Une minute après, l’hélice du moteur 1 s’arrache et part brutalement sur la droite. Elle casse une pale du moteur 2 puis elle déchire le haut de la cabine ! Si le moteur 2 était en route, le déséquilibre provoqué par la perte de un mètre de pale aurait été suffisant pour générer des vibrations intenses qui auraient cassé l’aile. Si l’avion n’avait pas été incliné de 40 degrés, l’hélice massive aurait déchiré la carlingue de part en part.

 

 

Les précautions de l’équipage ont payé. Par contre, deux moteurs sont perdus du même coté. De plus, le moteur 1 prend feu et brûle comme une torche pendant 8 longues minutes avant de s’éteindre définitivement faute d’hydrocarbures.

L’avion est stabilisé vers 5’500 pieds te les pilotes peinent à le maintenir sur la trajectoire. Si l’un ou l’autre des moteurs restants montre le moindre signe de faiblesse, c’est le crash en plein milieu de l’océan. Le jour commence à se lever, révélant une immensité déserte dans toutes les directions.

Au sol et en l’air, les secours se préparent. Un autre avion de transport qui avait décollé de Californie une heure avant le Boeing 377 fait demi-tour et se met à sa recherche pour l’intercepter et l’escorter aussi loin que possible.

La première bonne nouvelle de la journée est annoncée par le navigateur : l’avion vole plus lentement et il a deux moteurs en moins. L’un dans l’autre, la consommation par unité de distance est légèrement plus faible et il y a une chance encore d’atteindre l’archipel Hawaii. Pour se donner toutes les chances, l’équipage ouvre une porte de l’appareil et tout ce qui n’est pas vital est jeté par-dessus bord. Le courrier, le fret, les bagages, les effets personnels passent à la mer sans la moindre plainte de la part des passagers. Par contre, l’ouverture de la porte provoque une trainée supplémentaire et l’avion qui n’a pas assez d’énergie commence à perdre de l’altitude. Il est seulement à 50 pieds quand la porte est refermée enfin.

L’appareil reprend un peu d’altitude et la vitesse s’améliore. Le navigateur vient avec une nouvelle estimation qui fait froid au dos : le prochain aéroport, Hilo, est à 5:00 de vol mais il reste 5:04 de carburant. L’arrivée à destination semble de plus en plus compromise. Le moindre vent de face qui peut se lever condamnera l’avion à l’amerrissage.

Encore une fois, les pilotes ne se laissent pas abattre.
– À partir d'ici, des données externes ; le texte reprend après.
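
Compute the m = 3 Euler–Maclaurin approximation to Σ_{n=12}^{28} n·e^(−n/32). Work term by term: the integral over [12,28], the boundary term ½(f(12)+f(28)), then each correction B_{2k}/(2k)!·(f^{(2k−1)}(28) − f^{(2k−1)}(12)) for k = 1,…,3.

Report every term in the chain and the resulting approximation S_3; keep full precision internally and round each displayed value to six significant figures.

S_3 ≈ 177.257

∫_12^28 x·e^(−x/32) dx evaluates to 167.328.
Endpoint term: (f(12) + f(28))/2 = (8.24747 + 11.6721)/2 = 9.95980.
Running total after boundary: 177.288.
Correction k=1: B_{2}/2! · (f^{(1)}(28) − f^{(1)}(12)) = 1/12 · (0.0521078 − 0.429556) = -0.0314540.
Partial sum through k=1: 177.257.
Correction k=2: B_{4}/4! · (f^{(3)}(28) − f^{(3)}(12)) = −1/720 · (0.000865070 − 0.00176185) = 1.24553e-06.
Partial sum through k=2: 177.257.
Correction k=3: B_{6}/6! · (f^{(5)}(28) − f^{(5)}(12)) = 1/30240 · (1.63990e-06 − 3.03146e-06) = -4.60172e-11.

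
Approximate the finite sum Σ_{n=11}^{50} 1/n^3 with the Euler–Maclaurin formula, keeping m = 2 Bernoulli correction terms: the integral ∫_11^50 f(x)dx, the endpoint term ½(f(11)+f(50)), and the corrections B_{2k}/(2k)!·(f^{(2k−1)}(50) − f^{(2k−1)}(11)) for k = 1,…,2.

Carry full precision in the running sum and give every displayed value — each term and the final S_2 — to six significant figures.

S_2 ≈ 0.00432888

Integral: ∫_11^50 1/x^3 dx = 0.00393223.
Boundary: ½(f(11) + f(50)) = ½(0.000751315 + 8.00000e-06) = 0.000379657.
So far: 0.00431189.
Order-1 term: 1/12 · (-4.80000e-07 − (-0.000204904)) = 1.70353e-05.
Partial sum through k=1: 0.00432892.
Order-2 term: −1/720 · (-3.84000e-09 − (-3.38684e-05)) = -4.70342e-08.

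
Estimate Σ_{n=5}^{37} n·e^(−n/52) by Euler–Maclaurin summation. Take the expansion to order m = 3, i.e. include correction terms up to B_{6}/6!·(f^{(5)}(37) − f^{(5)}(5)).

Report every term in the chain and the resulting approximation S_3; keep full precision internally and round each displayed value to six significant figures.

S_3 ≈ 431.737

The integral term ∫_5^37 x·e^(−x/52) dx = 420.442.
Boundary: ½(f(5) + f(37)) = ½(4.54162 + 18.1629) = 11.3522.
So far: 431.794.
k=1: B_{2}/(2)! × [f^{(1)}(37) − f^{(1)}(5)] = 1/12 × (0.141602 − 0.820985) = -0.0566152.
Running total after k=1: 431.737.
k=2: B_{4}/(4)! × [f^{(3)}(37) − f^{(3)}(5)] = −1/720 × (0.000415451 − 0.000975456) = 7.77785e-07.
Running total after k=2: 431.737.
k=3: B_{6}/(6)! × [f^{(5)}(37) − f^{(5)}(5)] = 1/30240 × (2.87919e-07 − 6.09206e-07) = -1.06246e-11.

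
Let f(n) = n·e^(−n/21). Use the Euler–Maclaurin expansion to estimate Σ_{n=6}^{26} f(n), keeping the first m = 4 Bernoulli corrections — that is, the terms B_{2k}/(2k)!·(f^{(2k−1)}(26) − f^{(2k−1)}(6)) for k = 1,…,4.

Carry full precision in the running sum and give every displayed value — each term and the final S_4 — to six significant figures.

The integral term ∫_6^26 x·e^(−x/21) dx = 139.921.
Boundary: ½(f(6) + f(26)) = ½(4.50886 + 7.53833) = 6.02360.
Running total after boundary: 145.944.
k=1: B_{2}/(2)! × [f^{(1)}(26) − f^{(1)}(6)] = 1/12 × (-0.0690324 − 0.536769) = -0.0504835.
After k=1: 145.894.
k=2: B_{4}/(4)! × [f^{(3)}(26) − f^{(3)}(6)] = −1/720 × (0.00115837 − 0.00462522) = 4.81508e-06.
After k=2: 145.894.
k=3: B_{6}/(6)! × [f^{(5)}(26) − f^{(5)}(6)] = 1/30240 × (5.60832e-06 − 1.82161e-05) = -4.16923e-10.
After k=3: 145.894.
k=4: B_{8}/(8)! × [f^{(7)}(26) − f^{(7)}(6)] = −1/1209600 × (1.94784e-08 − 5.88301e-08) = 3.25329e-14.

S_4 ≈ 145.894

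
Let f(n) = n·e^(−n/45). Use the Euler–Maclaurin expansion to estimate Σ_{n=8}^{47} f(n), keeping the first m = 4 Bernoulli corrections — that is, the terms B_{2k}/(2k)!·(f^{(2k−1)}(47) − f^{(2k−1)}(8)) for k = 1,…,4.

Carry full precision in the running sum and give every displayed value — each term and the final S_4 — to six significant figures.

The integral term ∫_8^47 x·e^(−x/45) dx = 539.738.
Endpoint term: (f(8) + f(47))/2 = (6.69703 + 16.5387)/2 = 11.6179.
Running total after boundary: 551.356.
Correction k=1: B_{2}/2! · (f^{(1)}(47) − f^{(1)}(8)) = 1/12 · (-0.0156394 − 0.688306) = -0.0586621.
Partial sum through k=1: 551.297.
Correction k=2: B_{4}/4! · (f^{(3)}(47) − f^{(3)}(8)) = −1/720 · (0.000339820 − 0.00116670) = 1.14844e-06.
Partial sum through k=2: 551.297.
Correction k=3: B_{6}/6! · (f^{(5)}(47) − f^{(5)}(8)) = 1/30240 · (3.39438e-07 − 9.84440e-07) = -2.13294e-11.
Partial sum through k=3: 551.297.
Correction k=4: B_{8}/8! · (f^{(7)}(47) − f^{(7)}(8)) = −1/1209600 · (2.52378e-10 − 6.87769e-10) = 3.59947e-16.

S_4 ≈ 551.297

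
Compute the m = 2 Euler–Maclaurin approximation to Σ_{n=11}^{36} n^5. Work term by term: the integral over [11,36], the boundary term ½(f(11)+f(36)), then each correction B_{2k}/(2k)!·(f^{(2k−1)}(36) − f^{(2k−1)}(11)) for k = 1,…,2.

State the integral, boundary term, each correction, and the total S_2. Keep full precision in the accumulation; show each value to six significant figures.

The integral term ∫_11^36 x^5 dx = 3.62502e+08.
Endpoint term: (f(11) + f(36))/2 = (161051 + 6.04662e+07)/2 = 3.03136e+07.
Running total after boundary: 3.92815e+08.
Order-1 term: 1/12 · (8.39808e+06 − 73205.0) = 693740.
Partial sum through k=1: 3.93509e+08.
Order-2 term: −1/720 · (77760.0 − 7260.00) = -97.9167.

S_2 ≈ 3.93509e+08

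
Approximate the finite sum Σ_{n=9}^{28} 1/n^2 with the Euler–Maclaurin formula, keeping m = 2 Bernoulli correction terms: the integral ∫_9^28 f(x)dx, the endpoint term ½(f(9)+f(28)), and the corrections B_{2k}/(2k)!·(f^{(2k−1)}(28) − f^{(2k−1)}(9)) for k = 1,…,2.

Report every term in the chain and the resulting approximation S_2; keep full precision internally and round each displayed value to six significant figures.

The integral term ∫_9^28 1/x^2 dx = 0.0753968.
Boundary: ½(f(9) + f(28)) = ½(0.0123457 + 0.00127551) = 0.00681059.
Running total after boundary: 0.0822074.
k=1: B_{2}/(2)! × [f^{(1)}(28) − f^{(1)}(9)] = 1/12 × (-9.11079e-05 − (-0.00274348)) = 0.000221031.
Partial sum through k=1: 0.0824285.
k=2: B_{4}/(4)! × [f^{(3)}(28) − f^{(3)}(9)] = −1/720 × (-1.39451e-06 − (-0.000406442)) = -5.62566e-07.

S_2 ≈ 0.0824279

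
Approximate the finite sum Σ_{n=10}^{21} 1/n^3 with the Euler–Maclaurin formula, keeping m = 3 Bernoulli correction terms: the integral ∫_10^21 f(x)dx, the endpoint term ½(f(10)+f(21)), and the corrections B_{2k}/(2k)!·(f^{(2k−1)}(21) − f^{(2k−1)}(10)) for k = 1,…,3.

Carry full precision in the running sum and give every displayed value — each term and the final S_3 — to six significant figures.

S_3 ≈ 0.00444384

The integral term ∫_10^21 1/x^3 dx = 0.00386621.
½[f(10) + f(21)] = ½[0.00100000 + 0.000107980] = 0.000553990.
Integral + boundary = 0.00442020.
Order-1 term: 1/12 · (-1.54257e-05 − (-0.000300000)) = 2.37145e-05.
Running total after k=1: 0.00444392.
Order-2 term: −1/720 · (-6.99577e-07 − (-6.00000e-05)) = -8.23617e-08.
Running total after k=2: 0.00444384.
Order-3 term: 1/30240 · (-6.66264e-08 − (-2.52000e-05)) = 8.31130e-10.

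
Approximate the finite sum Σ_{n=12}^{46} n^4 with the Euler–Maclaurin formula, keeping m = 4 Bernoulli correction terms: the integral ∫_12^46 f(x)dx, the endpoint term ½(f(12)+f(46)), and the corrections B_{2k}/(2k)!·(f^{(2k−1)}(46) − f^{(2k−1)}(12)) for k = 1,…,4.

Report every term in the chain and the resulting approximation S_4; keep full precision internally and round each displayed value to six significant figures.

The integral term ∫_12^46 x^4 dx = 4.11428e+07.
½[f(12) + f(46)] = ½[20736.0 + 4.47746e+06] = 2.24910e+06.
So far: 4.33919e+07.
Order-1 term: 1/12 · (389344 − 6912.00) = 31869.3.
Partial sum through k=1: 4.34238e+07.
Order-2 term: −1/720 · (1104.00 − 288.000) = -1.13333.
Partial sum through k=2: 4.34238e+07.
Order-3 term: 1/30240 · (0.00000 − 0.00000) = 0.00000.
Partial sum through k=3: 4.34238e+07.
Order-4 term: −1/1209600 · (0.00000 − 0.00000) = 0.00000.

S_4 ≈ 4.34238e+07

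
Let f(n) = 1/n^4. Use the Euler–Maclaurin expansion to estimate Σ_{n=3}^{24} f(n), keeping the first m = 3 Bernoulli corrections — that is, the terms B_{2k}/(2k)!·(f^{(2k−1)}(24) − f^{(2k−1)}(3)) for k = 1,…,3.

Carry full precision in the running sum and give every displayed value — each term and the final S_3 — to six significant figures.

∫_3^24 1/x^4 dx evaluates to 0.0123216.
½[f(3) + f(24)] = ½[0.0123457 + 3.01408e-06] = 0.00617435.
Running total after boundary: 0.0184959.
Order-1 term: 1/12 · (-5.02347e-07 − (-0.0164609)) = 0.00137170.
Partial sum through k=1: 0.0198676.
Order-2 term: −1/720 · (-2.61639e-08 − (-0.0548697)) = -7.62079e-05.
Partial sum through k=2: 0.0197914.
Order-3 term: 1/30240 · (-2.54371e-09 − (-0.341411)) = 1.12901e-05.

S_3 ≈ 0.0198027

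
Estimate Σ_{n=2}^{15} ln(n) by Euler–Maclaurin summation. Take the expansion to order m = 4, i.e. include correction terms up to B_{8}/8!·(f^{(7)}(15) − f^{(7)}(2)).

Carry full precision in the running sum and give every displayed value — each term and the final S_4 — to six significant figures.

S_4 ≈ 27.8993

The integral term ∫_2^15 ln(x) dx = 26.2345.
Endpoint term: (f(2) + f(15))/2 = (0.693147 + 2.70805)/2 = 1.70060.
So far: 27.9351.
Correction k=1: B_{2}/2! · (f^{(1)}(15) − f^{(1)}(2)) = 1/12 · (0.0666667 − 0.500000) = -0.0361111.
After k=1: 27.8989.
Correction k=2: B_{4}/4! · (f^{(3)}(15) − f^{(3)}(2)) = −1/720 · (0.000592593 − 0.250000) = 0.000346399.
After k=2: 27.8993.
Correction k=3: B_{6}/6! · (f^{(5)}(15) − f^{(5)}(2)) = 1/30240 · (3.16049e-05 − 0.750000) = -2.48005e-05.
After k=3: 27.8993.
Correction k=4: B_{8}/8! · (f^{(7)}(15) − f^{(7)}(2)) = −1/1209600 · (4.21399e-06 − 5.62500) = 4.65029e-06.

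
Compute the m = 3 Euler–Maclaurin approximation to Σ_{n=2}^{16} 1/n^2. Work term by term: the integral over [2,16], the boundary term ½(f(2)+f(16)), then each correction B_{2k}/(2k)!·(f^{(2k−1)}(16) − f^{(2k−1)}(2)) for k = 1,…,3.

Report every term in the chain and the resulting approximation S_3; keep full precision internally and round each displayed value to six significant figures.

Integral: ∫_2^16 1/x^2 dx = 0.437500.
½[f(2) + f(16)] = ½[0.250000 + 0.00390625] = 0.126953.
So far: 0.564453.
k=1: B_{2}/(2)! × [f^{(1)}(16) − f^{(1)}(2)] = 1/12 × (-0.000488281 − (-0.250000)) = 0.0207926.
Partial sum through k=1: 0.585246.
k=2: B_{4}/(4)! × [f^{(3)}(16) − f^{(3)}(2)] = −1/720 × (-2.28882e-05 − (-0.750000)) = -0.00104163.
Partial sum through k=2: 0.584204.
k=3: B_{6}/(6)! × [f^{(5)}(16) − f^{(5)}(2)] = 1/30240 × (-2.68221e-06 − (-5.62500)) = 0.000186012.

S_3 ≈ 0.584390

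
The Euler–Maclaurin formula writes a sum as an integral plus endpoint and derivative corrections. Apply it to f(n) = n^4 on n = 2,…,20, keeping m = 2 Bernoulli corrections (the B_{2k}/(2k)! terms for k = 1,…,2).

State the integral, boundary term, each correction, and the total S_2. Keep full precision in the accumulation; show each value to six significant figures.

S_2 ≈ 722665

∫_2^20 x^4 dx evaluates to 639994.
Endpoint term: (f(2) + f(20))/2 = (16.0000 + 160000)/2 = 80008.0.
Running total after boundary: 720002.
Correction k=1: B_{2}/2! · (f^{(1)}(20) − f^{(1)}(2)) = 1/12 · (32000.0 − 32.0000) = 2664.00.
Running total after k=1: 722666.
Correction k=2: B_{4}/4! · (f^{(3)}(20) − f^{(3)}(2)) = −1/720 · (480.000 − 48.0000) = -0.600000.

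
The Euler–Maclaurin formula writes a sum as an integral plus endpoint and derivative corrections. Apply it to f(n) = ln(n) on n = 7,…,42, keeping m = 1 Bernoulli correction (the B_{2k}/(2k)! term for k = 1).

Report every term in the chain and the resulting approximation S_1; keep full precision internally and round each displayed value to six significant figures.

∫_7^42 ln(x) dx evaluates to 108.361.
Endpoint term: (f(7) + f(42))/2 = (1.94591 + 3.73767)/2 = 2.84179.
Running total after boundary: 111.203.
k=1: B_{2}/(2)! × [f^{(1)}(42) − f^{(1)}(7)] = 1/12 × (0.0238095 − 0.142857) = -0.00992063.

S_1 ≈ 111.193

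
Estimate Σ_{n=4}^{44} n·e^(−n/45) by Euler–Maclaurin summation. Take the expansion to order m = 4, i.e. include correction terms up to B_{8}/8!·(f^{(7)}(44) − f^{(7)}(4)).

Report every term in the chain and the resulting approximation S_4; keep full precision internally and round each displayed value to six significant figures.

S_4 ≈ 521.030

Integral: ∫_4^44 x·e^(−x/45) dx = 510.994.
½[f(4) + f(44)] = ½[3.65979 + 16.5504] = 10.1051.
So far: 521.099.
k=1: B_{2}/(2)! × [f^{(1)}(44) − f^{(1)}(4)] = 1/12 × (0.00835880 − 0.833619) = -0.0687716.
Partial sum through k=1: 521.030.
k=2: B_{4}/(4)! × [f^{(3)}(44) − f^{(3)}(4)] = −1/720 × (0.000375630 − 0.00131532) = 1.30512e-06.
Partial sum through k=2: 521.030.
k=3: B_{6}/(6)! × [f^{(5)}(44) − f^{(5)}(4)] = 1/30240 × (3.68954e-07 − 1.09579e-06) = -2.40354e-11.
Partial sum through k=3: 521.030.
k=4: B_{8}/(8)! × [f^{(7)}(44) − f^{(7)}(4)] = −1/1209600 × (2.72796e-10 − 7.61498e-10) = 4.04020e-16.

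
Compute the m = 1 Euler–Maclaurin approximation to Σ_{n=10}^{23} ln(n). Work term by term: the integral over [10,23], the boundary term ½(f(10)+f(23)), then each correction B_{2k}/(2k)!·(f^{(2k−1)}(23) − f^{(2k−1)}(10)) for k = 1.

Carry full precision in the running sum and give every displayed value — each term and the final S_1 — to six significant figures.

S_1 ≈ 38.8048

The integral term ∫_10^23 ln(x) dx = 36.0905.
Boundary: ½(f(10) + f(23)) = ½(2.30259 + 3.13549) = 2.71904.
Running total after boundary: 38.8096.
k=1: B_{2}/(2)! × [f^{(1)}(23) − f^{(1)}(10)] = 1/12 × (0.0434783 − 0.100000) = -0.00471014.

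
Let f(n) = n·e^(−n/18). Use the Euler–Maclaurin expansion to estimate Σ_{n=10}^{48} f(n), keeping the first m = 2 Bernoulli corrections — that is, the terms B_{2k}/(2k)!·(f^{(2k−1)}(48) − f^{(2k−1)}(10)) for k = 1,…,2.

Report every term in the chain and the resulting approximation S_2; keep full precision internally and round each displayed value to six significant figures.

∫_10^48 x·e^(−x/18) dx evaluates to 206.625.
½[f(10) + f(48)] = ½[5.73753 + 3.33521] = 4.53637.
Running total after boundary: 211.162.
k=1: B_{2}/(2)! × [f^{(1)}(48) − f^{(1)}(10)] = 1/12 × (-0.115806 − 0.255002) = -0.0309006.
Partial sum through k=1: 211.131.
k=2: B_{4}/(4)! × [f^{(3)}(48) − f^{(3)}(10)] = −1/720 × (7.14850e-05 − 0.00432873) = 5.91284e-06.

S_2 ≈ 211.131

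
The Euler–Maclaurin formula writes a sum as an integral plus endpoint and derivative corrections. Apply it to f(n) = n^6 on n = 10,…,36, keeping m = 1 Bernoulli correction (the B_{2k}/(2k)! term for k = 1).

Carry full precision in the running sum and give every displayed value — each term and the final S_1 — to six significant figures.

S_1 ≈ 1.23125e+10

∫_10^36 x^6 dx evaluates to 1.11935e+10.
½[f(10) + f(36)] = ½[1.00000e+06 + 2.17678e+09] = 1.08889e+09.
So far: 1.22823e+10.
k=1: B_{2}/(2)! × [f^{(1)}(36) − f^{(1)}(10)] = 1/12 × (3.62797e+08 − 600000) = 3.01831e+07.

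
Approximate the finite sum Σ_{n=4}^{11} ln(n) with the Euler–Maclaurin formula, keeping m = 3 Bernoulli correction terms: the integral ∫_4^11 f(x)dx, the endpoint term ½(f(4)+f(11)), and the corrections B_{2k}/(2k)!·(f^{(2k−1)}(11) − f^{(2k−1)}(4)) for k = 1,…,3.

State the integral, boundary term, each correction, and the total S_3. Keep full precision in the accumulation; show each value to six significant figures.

The integral term ∫_4^11 ln(x) dx = 13.8317.
Endpoint term: (f(4) + f(11))/2 = (1.38629 + 2.39790)/2 = 1.89209.
Integral + boundary = 15.7238.
k=1: B_{2}/(2)! × [f^{(1)}(11) − f^{(1)}(4)] = 1/12 × (0.0909091 − 0.250000) = -0.0132576.
Running total after k=1: 15.7105.
k=2: B_{4}/(4)! × [f^{(3)}(11) − f^{(3)}(4)] = −1/720 × (0.00150263 − 0.0312500) = 4.13158e-05.
Running total after k=2: 15.7105.
k=3: B_{6}/(6)! × [f^{(5)}(11) − f^{(5)}(4)] = 1/30240 × (0.000149021 − 0.0234375) = -7.70122e-07.

S_3 ≈ 15.7105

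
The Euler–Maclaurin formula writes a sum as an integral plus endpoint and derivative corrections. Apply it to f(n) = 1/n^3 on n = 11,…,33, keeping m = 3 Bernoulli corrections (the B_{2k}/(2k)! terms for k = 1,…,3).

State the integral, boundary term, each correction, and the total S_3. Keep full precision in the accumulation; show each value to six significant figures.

S_3 ≈ 0.00407948

The integral term ∫_11^33 1/x^3 dx = 0.00367309.
Endpoint term: (f(11) + f(33))/2 = (0.000751315 + 2.78265e-05)/2 = 0.000389571.
Running total after boundary: 0.00406267.
Correction k=1: B_{2}/2! · (f^{(1)}(33) − f^{(1)}(11)) = 1/12 · (-2.52968e-06 − (-0.000204904)) = 1.68645e-05.
After k=1: 0.00407953.
Correction k=2: B_{4}/4! · (f^{(3)}(33) − f^{(3)}(11)) = −1/720 · (-4.64588e-08 − (-3.38684e-05)) = -4.69750e-08.
After k=2: 0.00407948.
Correction k=3: B_{6}/6! · (f^{(5)}(33) − f^{(5)}(11)) = 1/30240 · (-1.79180e-09 − (-1.17560e-05)) = 3.88697e-10.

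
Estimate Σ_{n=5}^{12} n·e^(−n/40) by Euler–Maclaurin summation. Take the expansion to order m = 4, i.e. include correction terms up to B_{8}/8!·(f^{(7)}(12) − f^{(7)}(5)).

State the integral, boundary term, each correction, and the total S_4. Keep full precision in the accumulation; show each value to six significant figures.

S_4 ≈ 54.2225

The integral term ∫_5^12 x·e^(−x/40) dx = 47.5925.
Endpoint term: (f(5) + f(12))/2 = (4.41248 + 8.88982)/2 = 6.65115.
Integral + boundary = 54.2437.
Order-1 term: 1/12 · (0.518573 − 0.772185) = -0.0211343.
After k=1: 54.2225.
Order-2 term: −1/720 · (0.00125013 − 0.00158574) = 4.66119e-07.
After k=2: 54.2225.
Order-3 term: 1/30240 · (1.36010e-06 − 1.68054e-06) = -1.05966e-11.
After k=3: 54.2225.
Order-4 term: −1/1209600 · (1.21179e-09 − 1.48124e-09) = 2.22763e-16.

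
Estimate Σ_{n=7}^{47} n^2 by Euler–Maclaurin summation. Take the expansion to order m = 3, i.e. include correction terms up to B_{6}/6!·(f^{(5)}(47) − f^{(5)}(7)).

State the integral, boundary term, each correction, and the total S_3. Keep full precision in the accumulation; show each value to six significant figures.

S_3 ≈ 35629.0

∫_7^47 x^2 dx evaluates to 34493.3.
Endpoint term: (f(7) + f(47))/2 = (49.0000 + 2209.00)/2 = 1129.00.
So far: 35622.3.
Order-1 term: 1/12 · (94.0000 − 14.0000) = 6.66667.
Partial sum through k=1: 35629.0.
Order-2 term: −1/720 · (0.00000 − 0.00000) = 0.00000.
Partial sum through k=2: 35629.0.
Order-3 term: 1/30240 · (0.00000 − 0.00000) = 0.00000.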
Ils décident de voler en rase mottes pour profiter de l’effet sol. Ce dernier permet de réduire la trainée induite. A une envergure de hauteur, la trainée induite baisse de près de 14% et permet d’économiser du carburant. Par contre, la procédure n’est pas sans danger. L’avion a deux moteurs en panne et reste très difficilement contrôlable par les pilotes qui se relayent aux commandes. La moindre erreur et il peut impacter l’océan à plus de 1’000 kilomètres de sa destination. Après plusieurs essais, les pilotes découvrent que la meilleure hauteur de vol pour leur avion est de 100 à 125 pieds. Le Boeing 377 a une envergure de 143 pieds.

Les passagers restent tout le temps attachés à leurs sièges et en alerte. Ils savent qu’à cette hauteur, il n’y aura aucune alerte possible avant un éventuel amerrissage. Chacun doit se tenir prêt à se sauver à chaque minute.

Pour économiser encore du carburant, les pilotes coupent le système de conditionnement d’air. Quand le soleil se lève, la température de la cabine monte et dépasse les 43 degrés alors que l’air moite devient de plus en plus irrespirable. Les gilets de sauvetage tiennent chaud et font suer mais il n’est pas question de les enlever.

Les heures passent comme des siècles, puis les bonnes nouvelles arrivent. Un vent de dos se lève et donne à l’avion 37 km/h de plus. Puis, deux autre avions interceptent et escortent le Boeing 377 à distance. En cas d’amerrissage, plus de radeaux et d’équipement de secours pourront être mis à l’eau.

Tout à coup, des trainées blanches apparaissent à l’horizon. De nombreux navires de l’US Navy se positionnaient sur la route de Boeing endommagé pour lui prêter assistance. Un peu plus tard, la terre commence à se profiler à l’horizon. Dans l’avion, c’est le soulagement pour tout le monde.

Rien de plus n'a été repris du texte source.